Office-landlord executives' remarks, in particular, conveyed a new commitment to flexibility. Early panels addressed the dramatic expansion of co-working space startups, which some have deemed a threat to the traditional office business and the underlying landlord-tenant relationship. However, Boston Properties Inc. CEO Owen Thomas described the rise of WeWork Cos. as "very positive" for the traditional office business insofar as the startup and others like it aggregate demand from smaller bodies into a workable contract. Shared workspace startups have been responsible for 30 million square feet of net absorption since 2010, he said, citing estimates from the real estate investment management firm Jones Lang LaSalle Inc.
The shared workspace and traditional office business models are symbiotic, Thomas said.
"We still feel that the business we do with major corporations — that is, creating great space, creating great brand and image — is not going away."
Empire State Realty Trust Inc. Chairman and CEO Anthony Malkin, by contrast, called the so-called WeWork phenomenon "much more chilling." He argued that the shared workspace model compromises traditional office security measures and accelerates wear and tear on the space. But Malkin applauded WeWork's improvements in the areas of tenant relations and amenities — in short, the dressing down of formal workspaces and the jettisoning of private offices for shared areas — innovations, he said, which traditional office landlords and tenants themselves are incorporating into their own businesses in order to improve "the quality of human contact" at their own properties.
"We did it ourselves," Malkin said of the co-working model, "although we do not do kegs and skee-ball and ping-pong."
Malkin said new tech has facilitated more sophisticated monitoring of two of Empire State Realty's chief portfolio priorities: air quality and energy efficiency.
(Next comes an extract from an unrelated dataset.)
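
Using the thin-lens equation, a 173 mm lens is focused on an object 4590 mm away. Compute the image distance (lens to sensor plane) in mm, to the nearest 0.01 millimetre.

179.78 mm

1/dᵢ = 1/f − 1/dₒ = 1/173 − 1/4590 = 0.0055625 mm⁻¹.
dᵢ = 1/0.0055625 ≈ 179.7759 mm.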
The Empire State Building, the crown jewel of the company's portfolio, is, despite its age, the world's largest wireless network system in a single building.
"The energy efficiency lessons that we learned there we've deployed throughout our portfolio," he said.
Boston Properties' Thomas said tenant services are a new focus for the company and will likely be a dynamic new arena industry-wide. A plethora of new mobile applications — an "app for everything" — are transforming high-friction processes and communication channels. Gaining entry, ordering food, organizing floor space will all be streamlined.
"I think you're going to see a lot more sophistication and a lot more community built, particularly in office complexes, but also in specific buildings," he said.